News
* Euro slips on ECB report, short-covering rally fades
* Failure to push beyond resistance at $1.3848 sparks selling
* Investors reluctant to push euro higher before Oct. 23 EU summit
By Naomi Tajitsu
LONDON, Oct 13 (Reuters) - The euro fell broadly on Thursday, pulling back from a one-month high versus the dollar after the European Central Bank warned about the impact on the currency and the region's banks of involving private sector bondholders in euro zone bailouts.

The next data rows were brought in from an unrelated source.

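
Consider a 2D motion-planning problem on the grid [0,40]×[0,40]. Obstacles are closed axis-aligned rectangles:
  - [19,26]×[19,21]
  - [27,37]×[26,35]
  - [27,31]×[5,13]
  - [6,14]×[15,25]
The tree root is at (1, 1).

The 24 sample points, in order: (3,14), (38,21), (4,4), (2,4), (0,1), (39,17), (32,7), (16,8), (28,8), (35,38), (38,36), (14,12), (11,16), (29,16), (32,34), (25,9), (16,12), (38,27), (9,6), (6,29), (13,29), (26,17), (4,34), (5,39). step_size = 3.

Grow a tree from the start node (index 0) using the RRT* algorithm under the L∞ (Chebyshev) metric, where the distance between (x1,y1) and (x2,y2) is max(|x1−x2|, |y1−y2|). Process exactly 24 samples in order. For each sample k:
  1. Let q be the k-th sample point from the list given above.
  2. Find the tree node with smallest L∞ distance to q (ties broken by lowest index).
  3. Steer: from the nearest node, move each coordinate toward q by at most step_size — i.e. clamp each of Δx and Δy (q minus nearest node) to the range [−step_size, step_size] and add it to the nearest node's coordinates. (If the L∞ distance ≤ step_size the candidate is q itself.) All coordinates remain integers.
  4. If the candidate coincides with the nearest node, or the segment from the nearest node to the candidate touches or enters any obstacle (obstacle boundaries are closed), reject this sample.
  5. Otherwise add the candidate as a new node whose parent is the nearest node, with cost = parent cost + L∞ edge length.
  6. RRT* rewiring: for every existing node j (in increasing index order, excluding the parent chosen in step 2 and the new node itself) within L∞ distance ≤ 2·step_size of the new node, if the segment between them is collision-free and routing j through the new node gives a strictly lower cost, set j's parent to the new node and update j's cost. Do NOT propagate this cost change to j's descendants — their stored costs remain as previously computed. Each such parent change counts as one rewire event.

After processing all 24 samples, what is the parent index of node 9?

Parent of node 9: 8

1. q=(3,14) nearest=0 d=13 new=(3,4) → add node 1 parent=0 cost=3
2. q=(38,21) nearest=1 d=35 new=(6,7) → add node 2 parent=1 cost=6
3. q=(4,4) nearest=1 d=1 new=(4,4) → add node 3 parent=1 cost=4
4. q=(2,4) nearest=1 d=1 new=(2,4) → add node 4 parent=1 cost=4
5. q=(0,1) nearest=0 d=1 new=(0,1) → add node 5 parent=0 cost=1
6. q=(39,17) nearest=2 d=33 new=(9,10) → add node 6 parent=2 cost=9
7. q=(32,7) nearest=6 d=23 new=(12,7) → add node 7 parent=6 cost=12
8. q=(16,8) nearest=7 d=4 new=(15,8) → add node 8 parent=7 cost=15
9. q=(28,8) nearest=8 d=13 new=(18,8) → add node 9 parent=8 cost=18
10. q=(35,38) nearest=6 d=28 new=(12,13) → add node 10 parent=6 cost=12
11. q=(38,36) nearest=10 d=26 new=(15,16) → blocked by [6,14]×[15,25], reject
12. q=(14,12) nearest=10 d=2 new=(14,12) → add node 11 parent=10 cost=14
13. q=(11,16) nearest=10 d=3 new=(11,16) → blocked by [6,14]×[15,25], reject
14. q=(29,16) nearest=9 d=11 new=(21,11) → add node 12 parent=9 cost=21
15. q=(32,34) nearest=10 d=21 new=(15,16) → blocked by [6,14]×[15,25], reject
16. q=(25,9) nearest=12 d=4 new=(24,9) → add node 13 parent=12 cost=24
17. q=(16,12) nearest=11 d=2 new=(16,12) → add node 14 parent=11 cost=16
18. q=(38,27) nearest=12 d=17 new=(24,14) → add node 15 parent=12 cost=24
19. q=(9,6) nearest=2 d=3 new=(9,6) → add node 16 parent=2 cost=9
20. q=(6,29) nearest=10 d=16 new=(9,16) → blocked by [6,14]×[15,25], reject
21. q=(13,29) nearest=15 d=15 new=(21,17) → add node 17 parent=15 cost=27
22. q=(26,17) nearest=15 d=3 new=(26,17) → add node 18 parent=15 cost=27
23. q=(4,34) nearest=17 d=17 new=(18,20) → blocked by [19,26]×[19,21], reject
24. q=(5,39) nearest=17 d=22 new=(18,20) → blocked by [19,26]×[19,21], reject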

The euro hit a session low of $1.3708 after an article in the ECB's monthly report said forcing private bondholders to accept losses on euro zone sovereign debt could damage the common currency's reputation, prompting traders to take profits on the previous day's short-covering rally.
The euro hit a one-month high of $1.3834 on Wednesday as investors pared back heavily short positions on cautious optimism that a solution to the euro zone's debt crisis could be close. A Franco/German statement on Sunday said a plan to solve the crisis would be unveiled by the end of the month.
Thursday's selling suggested investors are still reluctant to buy the euro given the barriers policymakers face to finding a lasting debt solution.
"We've come a long way in a fairly short period time, so we're seeing a squeeze to the downside. All the structural negatives for the euro are still there," said Geoff Kendrick, currency strategist at Nomura.
He added that the euro's downside remained intact, adding: "I'd be a seller if we rise above $1.40. I wouldn't be surprised to see $1.33 before we get a Greek bailout."
Traders said selling by Russian names and European corporates dragged the euro down from a session high of $1.3827 touched in early European trade. Bids were reported on approach to $1.3700 with stop-losses below there and on a break of $1.3670. It was last down 0.4 percent on the day at $1.3735.
The sell-off highlighted wariness among investors about betting on more gains unless euro zone authorities unveil a convincing strategy to fight the crisis at a summit on Oct. 23.
"Unless we really break through the $1.37-1.38 area, it might be tough to build euro long positions up here," said Jeremy Stretch, currency strategist at CIBC.
He said the summit was key to whether the euro would extend its gains. Investors will need to be convinced that officials have a unified, lasting solution to help debt-ridden countries including Greece, while limiting the impact elsewhere.
"We need to see recognition that France and Germany are on the same page, and the recognition that officials are looking for a pan-European solution, rather than national ones. Also, the rescue fund has to be large enough to be able to cope with the scale of the problem," Stretch said.
Other analysts said the euro was vulnerable to more selling if investors believe officials are doing too little, too late to bolster European banks, which are expected suffer if they are forced to accept haircuts on their Greek debt holdings.
The euro fell 1 percent to 105.36 yen, retreating sharply from a one-month high near 107.03 yen hit the previous day, before settling around 105.50.
EURO RESISTANCE
The euro was still up around 2.5 percent versus the dollar this week, but technical analysts said its upside was limited after it stopped ahead of resistance around $1.3848, the 50 percent retracement of its late August to early October slide.
Above that, further resistance lies at $1.3937, which corresponds to a couple of daily highs hit in September.
Selling in the euro helped the dollar index to rise 0.3 percent to 77.212, recovering from a near one-month low of 76.796 hit the previous day.
The Australian dollar was flat at US$1.0132, below a three-week high of $1.0235 hit after data showed Australian employment rose by a surprisingly strong 20,400 in September, the biggest increase in seven months.
Despite its gains versus the euro and other currencies, the dollar fell 0.5 percent to 76.86 yen as the Japanese currency gained across the board. The dollar had hit a one-month high around 77.48 yen on Wednesday.
Traders said yen buying by Japanese exporters weighed on dollar/yen and cross/yen, together with a sell-off in European equity markets.